Le passé récent, voire très récent, démontre
une très grande souplesse du CNRS dans la détermination de
priorités au niveau du recrutement ; ces priorités se
traduisent de façon visible dans la répartition des postes entre
disciplines. Il est important de souligner que le CNRS doit continuer de
bénéficier des moyens de mener une politique volontariste visant
à accompagner les évolutions scientifiques de notre
époque, sans sacrifier certains domaines de la recherche qui peuvent
momentanément sembler d'une actualité moins brûlante. De
même, et afin d'accompagner les évolutions scientifiques et
démographiques, le CNRS, dans un contexte de stagnation, voire de
décroissance de son effectif global, a mis dans un passé
récent l'accent sur le recrutement de jeunes chercheurs (au
détriment du recrutement d'agents techniques). Une telle politique a
bien évidemment des aspects tant positifs que négatifs (avec en
particulier la disparition de certaines fonctions de soutien direct à la
recherche assurées par les agents techniques du CNRS).
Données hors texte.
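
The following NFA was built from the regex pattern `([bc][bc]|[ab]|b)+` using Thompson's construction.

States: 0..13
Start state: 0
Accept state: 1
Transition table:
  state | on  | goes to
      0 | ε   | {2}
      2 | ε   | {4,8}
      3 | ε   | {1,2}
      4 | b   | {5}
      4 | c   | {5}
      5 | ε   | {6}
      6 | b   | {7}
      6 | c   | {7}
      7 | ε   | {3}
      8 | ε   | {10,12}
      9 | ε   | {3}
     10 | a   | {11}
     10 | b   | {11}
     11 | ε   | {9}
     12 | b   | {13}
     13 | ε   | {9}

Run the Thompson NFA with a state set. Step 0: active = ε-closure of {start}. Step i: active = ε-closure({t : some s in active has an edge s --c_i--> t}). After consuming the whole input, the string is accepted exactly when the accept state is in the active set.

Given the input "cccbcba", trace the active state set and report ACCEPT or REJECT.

Answer: ACCEPT

Steps:
initial (ε-close {0}): {0,2,4,8,10,12}
'c' @ 1: {5,6}
'c' @ 2: {1,2,3,4,7,8,10,12}  ✓accept
'c' @ 3: {5,6}
'b' @ 4: {1,2,3,4,7,8,10,12}  ✓accept
'c' @ 5: {5,6}
'b' @ 6: {1,2,3,4,7,8,10,12}  ✓accept
'a' @ 7: {1,2,3,4,8,9,10,11,12}  ✓accept
after full input: {1,2,3,4,8,9,10,11,12}  (accept=1 in)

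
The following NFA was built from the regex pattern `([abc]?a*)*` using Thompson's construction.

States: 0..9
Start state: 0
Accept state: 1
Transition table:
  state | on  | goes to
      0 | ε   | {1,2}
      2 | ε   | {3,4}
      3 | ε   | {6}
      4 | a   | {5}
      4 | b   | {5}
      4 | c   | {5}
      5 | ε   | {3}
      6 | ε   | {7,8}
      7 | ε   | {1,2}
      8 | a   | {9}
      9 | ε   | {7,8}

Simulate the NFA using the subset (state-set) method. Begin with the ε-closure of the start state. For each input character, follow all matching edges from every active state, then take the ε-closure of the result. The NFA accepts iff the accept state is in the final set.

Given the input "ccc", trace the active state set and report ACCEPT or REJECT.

Answer: ACCEPT

Trace:
start: ε-closure({0}) = {0,1,2,3,4,6,7,8}
'c' @ 1: {1,2,3,4,5,6,7,8}  (accept∈set)
'c' @ 2: {1,2,3,4,5,6,7,8}  (accept∈set)
'c' @ 3: {1,2,3,4,5,6,7,8}  (accept∈set)
end set {1,2,3,4,5,6,7,8} — state 1 in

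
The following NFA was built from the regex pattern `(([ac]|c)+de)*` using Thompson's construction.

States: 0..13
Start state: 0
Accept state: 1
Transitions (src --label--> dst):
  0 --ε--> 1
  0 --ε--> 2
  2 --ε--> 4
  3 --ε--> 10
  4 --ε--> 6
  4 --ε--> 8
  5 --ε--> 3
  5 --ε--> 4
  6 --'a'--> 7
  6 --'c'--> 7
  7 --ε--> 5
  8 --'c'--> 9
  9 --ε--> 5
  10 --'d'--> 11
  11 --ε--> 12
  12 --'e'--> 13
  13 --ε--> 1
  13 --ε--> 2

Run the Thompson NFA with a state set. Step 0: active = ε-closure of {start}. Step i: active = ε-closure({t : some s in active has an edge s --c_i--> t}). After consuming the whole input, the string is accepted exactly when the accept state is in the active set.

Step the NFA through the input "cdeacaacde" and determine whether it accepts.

Answer: ACCEPT

Trace:
initial (ε-close {0}): {0,1,2,4,6,8}
'c' @ 1: {3,4,5,6,7,8,9,10}
'd' @ 2: {11,12}
'e' @ 3: {1,2,4,6,8,13}  ✓accept
'a' @ 4: {3,4,5,6,7,8,10}
'c' @ 5: {3,4,5,6,7,8,9,10}
'a' @ 6: {3,4,5,6,7,8,10}
'a' @ 7: {3,4,5,6,7,8,10}
'c' @ 8: {3,4,5,6,7,8,9,10}
'd' @ 9: {11,12}
'e' @ 10: {1,2,4,6,8,13}  ✓accept
end set {1,2,4,6,8,13} — state 1 in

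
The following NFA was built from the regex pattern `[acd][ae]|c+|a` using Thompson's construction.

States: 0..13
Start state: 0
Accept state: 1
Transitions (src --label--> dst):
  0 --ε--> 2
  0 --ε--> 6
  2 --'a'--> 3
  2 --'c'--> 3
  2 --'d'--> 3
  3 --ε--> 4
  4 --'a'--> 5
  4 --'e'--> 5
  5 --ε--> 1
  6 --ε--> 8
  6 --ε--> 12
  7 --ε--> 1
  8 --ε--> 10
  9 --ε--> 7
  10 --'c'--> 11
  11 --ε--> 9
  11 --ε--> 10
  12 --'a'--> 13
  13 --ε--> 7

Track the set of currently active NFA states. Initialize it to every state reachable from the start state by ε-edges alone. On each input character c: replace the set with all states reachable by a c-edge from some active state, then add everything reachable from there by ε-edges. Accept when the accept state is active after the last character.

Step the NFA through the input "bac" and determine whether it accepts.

initial (ε-close {0}): {0,2,6,8,10,12}
'b' @ 1: {}  — dead — no transitions
rest 'ac' ignored (set empty)
final: {}; accept 1 not in set

Answer: REJECT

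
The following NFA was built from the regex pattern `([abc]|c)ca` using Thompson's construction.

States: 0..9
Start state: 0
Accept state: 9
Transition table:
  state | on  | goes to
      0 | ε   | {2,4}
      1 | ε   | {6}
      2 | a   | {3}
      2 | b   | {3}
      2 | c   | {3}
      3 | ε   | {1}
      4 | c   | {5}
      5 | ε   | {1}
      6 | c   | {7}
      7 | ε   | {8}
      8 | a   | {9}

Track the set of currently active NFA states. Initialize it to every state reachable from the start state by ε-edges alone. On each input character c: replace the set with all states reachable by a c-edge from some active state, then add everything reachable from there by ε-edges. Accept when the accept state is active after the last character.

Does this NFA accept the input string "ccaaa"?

Answer: REJECT

Steps:
start: ε-closure({0}) = {0,2,4}
'c' @ 1: {1,3,5,6}
'c' @ 2: {7,8}
'a' @ 3: {9}  (accept∈set)
'a' @ 4: {}  — state set empty
rest 'a' ignored (set empty)
end set {} — state 9 not in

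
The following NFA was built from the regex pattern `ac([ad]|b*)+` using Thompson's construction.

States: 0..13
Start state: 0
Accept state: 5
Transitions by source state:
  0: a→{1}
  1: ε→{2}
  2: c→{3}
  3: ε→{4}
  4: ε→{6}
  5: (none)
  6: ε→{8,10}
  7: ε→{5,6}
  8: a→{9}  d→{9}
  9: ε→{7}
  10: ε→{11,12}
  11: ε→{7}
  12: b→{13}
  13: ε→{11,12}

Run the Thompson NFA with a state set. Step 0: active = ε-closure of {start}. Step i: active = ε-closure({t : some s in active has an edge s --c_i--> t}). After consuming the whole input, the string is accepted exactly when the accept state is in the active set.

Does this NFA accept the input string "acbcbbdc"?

Answer: REJECT

Steps:
S₀ = ε-closure({0}) = {0}
'a' @ 1: {1,2}
'c' @ 2: {3,4,5,6,7,8,10,11,12}  (accept∈set)
'b' @ 3: {5,6,7,8,10,11,12,13}  (accept∈set)
'c' @ 4: {}  — state set empty
rest 'bbdc' ignored (set empty)
end set {} — state 5 not in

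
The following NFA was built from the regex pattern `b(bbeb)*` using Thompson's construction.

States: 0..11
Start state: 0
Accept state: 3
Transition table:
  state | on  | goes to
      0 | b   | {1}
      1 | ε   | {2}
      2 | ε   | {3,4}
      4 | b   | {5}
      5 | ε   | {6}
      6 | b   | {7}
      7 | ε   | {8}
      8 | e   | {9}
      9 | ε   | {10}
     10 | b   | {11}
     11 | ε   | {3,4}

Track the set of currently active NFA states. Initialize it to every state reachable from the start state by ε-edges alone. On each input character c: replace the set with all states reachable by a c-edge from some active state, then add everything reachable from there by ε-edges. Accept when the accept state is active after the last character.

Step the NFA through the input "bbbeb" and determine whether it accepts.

initial (ε-close {0}): {0}
'b' @ 1: {1,2,3,4}  (accept∈set)
'b' @ 2: {5,6}
'b' @ 3: {7,8}
'e' @ 4: {9,10}
'b' @ 5: {3,4,11}  (accept∈set)
final: {3,4,11}; accept 3 in set

Answer: ACCEPT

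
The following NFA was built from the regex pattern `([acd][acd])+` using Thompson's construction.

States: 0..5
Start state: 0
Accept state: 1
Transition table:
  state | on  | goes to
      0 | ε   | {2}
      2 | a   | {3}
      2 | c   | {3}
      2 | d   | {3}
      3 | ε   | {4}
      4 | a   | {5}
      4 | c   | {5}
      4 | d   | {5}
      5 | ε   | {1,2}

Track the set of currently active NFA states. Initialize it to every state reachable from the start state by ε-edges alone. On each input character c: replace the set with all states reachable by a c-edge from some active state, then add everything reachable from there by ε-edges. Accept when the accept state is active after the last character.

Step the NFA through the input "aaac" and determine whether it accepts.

start: ε-closure({0}) = {0,2}
'a' @ 1: {3,4}
'a' @ 2: {1,2,5}  (accept∈set)
'a' @ 3: {3,4}
'c' @ 4: {1,2,5}  (accept∈set)
after full input: {1,2,5}  (accept=1 in)

Answer: ACCEPT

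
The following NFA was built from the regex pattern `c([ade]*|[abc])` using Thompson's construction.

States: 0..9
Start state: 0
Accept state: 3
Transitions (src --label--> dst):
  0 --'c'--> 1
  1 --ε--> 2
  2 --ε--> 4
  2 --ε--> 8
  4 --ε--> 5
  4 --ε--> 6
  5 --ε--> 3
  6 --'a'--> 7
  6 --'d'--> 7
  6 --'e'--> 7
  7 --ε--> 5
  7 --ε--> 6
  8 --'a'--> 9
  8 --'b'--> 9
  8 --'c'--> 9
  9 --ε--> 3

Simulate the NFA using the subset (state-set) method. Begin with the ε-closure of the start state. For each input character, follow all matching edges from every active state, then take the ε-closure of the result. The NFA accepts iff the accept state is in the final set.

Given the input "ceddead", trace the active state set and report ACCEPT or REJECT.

Answer: ACCEPT

Trace:
initial (ε-close {0}): {0}
'c' @ 1: {1,2,3,4,5,6,8}  ✓accept
'e' @ 2: {3,5,6,7}  ✓accept
'd' @ 3: {3,5,6,7}  ✓accept
'd' @ 4: {3,5,6,7}  ✓accept
'e' @ 5: {3,5,6,7}  ✓accept
'a' @ 6: {3,5,6,7}  ✓accept
'd' @ 7: {3,5,6,7}  ✓accept
final: {3,5,6,7}; accept 3 in set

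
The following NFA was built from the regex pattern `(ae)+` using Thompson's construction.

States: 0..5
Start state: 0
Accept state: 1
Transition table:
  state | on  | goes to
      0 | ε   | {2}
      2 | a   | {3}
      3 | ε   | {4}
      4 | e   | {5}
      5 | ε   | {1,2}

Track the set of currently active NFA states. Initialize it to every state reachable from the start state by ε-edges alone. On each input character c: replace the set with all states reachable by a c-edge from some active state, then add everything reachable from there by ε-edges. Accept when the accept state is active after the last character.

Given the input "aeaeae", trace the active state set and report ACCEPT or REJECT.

Answer: ACCEPT

Trace:
S₀ = ε-closure({0}) = {0,2}
'a' @ 1: {3,4}
'e' @ 2: {1,2,5}  ✓accept
'a' @ 3: {3,4}
'e' @ 4: {1,2,5}  ✓accept
'a' @ 5: {3,4}
'e' @ 6: {1,2,5}  ✓accept
end set {1,2,5} — state 1 in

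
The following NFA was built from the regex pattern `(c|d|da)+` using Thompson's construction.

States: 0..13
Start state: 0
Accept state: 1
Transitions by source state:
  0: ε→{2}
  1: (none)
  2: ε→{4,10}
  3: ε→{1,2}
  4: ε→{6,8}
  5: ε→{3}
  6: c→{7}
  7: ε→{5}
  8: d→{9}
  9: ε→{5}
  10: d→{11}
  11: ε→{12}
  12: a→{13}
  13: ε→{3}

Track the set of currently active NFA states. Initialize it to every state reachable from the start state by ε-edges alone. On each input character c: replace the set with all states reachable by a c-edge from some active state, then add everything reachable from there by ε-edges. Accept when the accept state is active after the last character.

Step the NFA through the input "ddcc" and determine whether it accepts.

Answer: ACCEPT

Trace:
initial (ε-close {0}): {0,2,4,6,8,10}
'd' @ 1: {1,2,3,4,5,6,8,9,10,11,12}  (accept∈set)
'd' @ 2: {1,2,3,4,5,6,8,9,10,11,12}  (accept∈set)
'c' @ 3: {1,2,3,4,5,6,7,8,10}  (accept∈set)
'c' @ 4: {1,2,3,4,5,6,7,8,10}  (accept∈set)
final: {1,2,3,4,5,6,7,8,10}; accept 1 in set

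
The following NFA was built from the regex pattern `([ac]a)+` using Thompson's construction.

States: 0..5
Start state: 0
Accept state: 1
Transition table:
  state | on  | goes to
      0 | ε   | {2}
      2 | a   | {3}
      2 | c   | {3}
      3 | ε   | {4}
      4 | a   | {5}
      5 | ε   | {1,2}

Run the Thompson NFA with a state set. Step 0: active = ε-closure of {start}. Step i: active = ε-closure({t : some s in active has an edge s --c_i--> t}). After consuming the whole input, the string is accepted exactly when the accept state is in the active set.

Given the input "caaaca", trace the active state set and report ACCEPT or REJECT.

Answer: ACCEPT

Derivation:
initial (ε-close {0}): {0,2}
'c' @ 1: {3,4}
'a' @ 2: {1,2,5}  ✓accept
'a' @ 3: {3,4}
'a' @ 4: {1,2,5}  ✓accept
'c' @ 5: {3,4}
'a' @ 6: {1,2,5}  ✓accept
final: {1,2,5}; accept 1 in set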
En ce qui concerne l'université, il est clair qu'une politique de
l'emploi basée uniquement sur des critères d'enseignement pose
parfois des problèmes aux laboratoires. Bien évidemment, chaque
laboratoire se doit d'avoir une politique de recrutement prenant en compte les
possibilités offertes simultanément par l'université et le
CNRS mais il fait aucun doute que les évolutions des filières
d'enseignement à l'université (avec en particulier la
création de filières professionnalisées telles que les
DESS ou les IUP) peuvent avoir des répercussions importantes sur le
développement des activités de recherche des laboratoires, tant
d'un point de vue quantitatif que qualitatif. En ce qui concerne l'aspect
quantitatif, les évolutions universitaires créent des situations
qui ne sont en aucun cas compensées par les possibilités de
recrutement au CNRS.
Il est important de noter qu'à l'heure actuelle, les métiers de
la recherche continent à attirer des candidats de très grande
valeur. En ce qui nous concerne (et malgré la baisse des effectifs
étudiants dans les sciences dures), il est clair que nous avons beaucoup
plus de candidats d'excellent niveau que de postes offerts au concours
d'entrée au CNRS.
Point 2 : Problèmes rencontrés à l'occasion du
recrutement, du déroulement de carrière et de l'évaluation
des chercheurs et enseignants-chercheurs
Que ce soit dans les procédures de recrutement, d'évaluation ou
de promotion, nous regrettons unanimement une certaine lourdeur des
règlements de la fonction publique qui ne prennent pas en compte les
spécificités des métiers de la recherche scientifique. Il
nous semble important que ces spécificités puissent être
prises en compte dans un proche avenir afin de garantir un fonctionnement
harmonieux des diverses sections du comité national de la recherche
scientifique. De ce point de vue, toutes les mesures qui pourraient être
prises visant à favoriser et améliorer les mécanismes de
mobilité entre tous les corps de métier impliqués dans la
recherche devraient être une des priorités de nos organismes de
tutelle. Ceci concerne tant les passerelles entre le corps des ITA et des
chercheurs au CNRS, que des mesures (tant financières qu'humaines)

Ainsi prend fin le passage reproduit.